Likud leader Binyamin Netanyahu takes issue with the manner of prime minister Ehud Olmert’s decision to leave office, because it sidesteps the voter.
Passing the premiership sideways to a successor, which Olmert’s own Kadima will elect in a primary in two months, is a form of “artificial respiration” for a failed government, he said Thursday, July 31. Olmert should have dissolved the Knesset and announced an early election – first when his mismanagement of the 2006 Lebanon War was confirmed by a committee of inquiry, but certainly, when the envelopes of cash scandal came to light earlier this year.
In any case, the entire ruling coalition has rendered itself unfit to govern by its many failures, said Netanyahu, a former prime minister.
debkafile‘s political sources report: Olmert bequeaths his successor a deeply divided cabinet based on a precarious parliamentary majority of four. It faces its first major hurdle over the passage of the 2009 budget.
In all popular polls, the opposition Likud leads substantially over all other parties, including Kadima under alternative leadership.
Wednesday night, Olmert announced in a special broadcast to the nation that he would not run for election in Kadima’s first leadership primary taking place between Sept. 18 and Sept. 24. He intended handing over to the winning candidate, who would then form an alternative government.

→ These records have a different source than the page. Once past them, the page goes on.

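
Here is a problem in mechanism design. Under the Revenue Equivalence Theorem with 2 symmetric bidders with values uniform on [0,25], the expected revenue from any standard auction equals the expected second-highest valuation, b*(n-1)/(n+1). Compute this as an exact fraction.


Step 1: By Revenue Equivalence, expected revenue = b*(n-1)/(n+1)
Step 2: Substituting n = 2, b = 25
Step 3: Revenue = 25*(2-1)/(2+1) = 25*1/3
Step 4: Revenue = 25/3

25/3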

Several politicians suggested that Olmert’s successor might not be up to the task. Some members of Labor, partners in the coalition – and leading candidates for the next administration – did not believe a Kadima candidate would be able to build a government, least of all a stable one. Therefore, after months of political turmoil, Israel would face a general election in early 2009, when their leader, the defense minister Ehud Barak, would lead the field.
Four ministers have declared their candidacy in the Kadima primary Tzipi Livni, foreign affairs, Shaul Mofaz, transport, Avi Dichter, internal security and Meir Sheetrit, immigration.
Livni met with Palestinian leader Ahmed Qurei and US secretary of state Condoleezza Rice in Washington Wednesday to discuss the stalled peace talks.
No party won a majority in the last general election in January 2006 election. Olmert was forced to eke out his Kadima party’s 29 (out of 120 Knesset seats) by building a coalition with Labor (19), the ultrareligious Shas (12), Pensioners (7), which have meanwhile split, and Yisrael Beiteinu (11) which quit.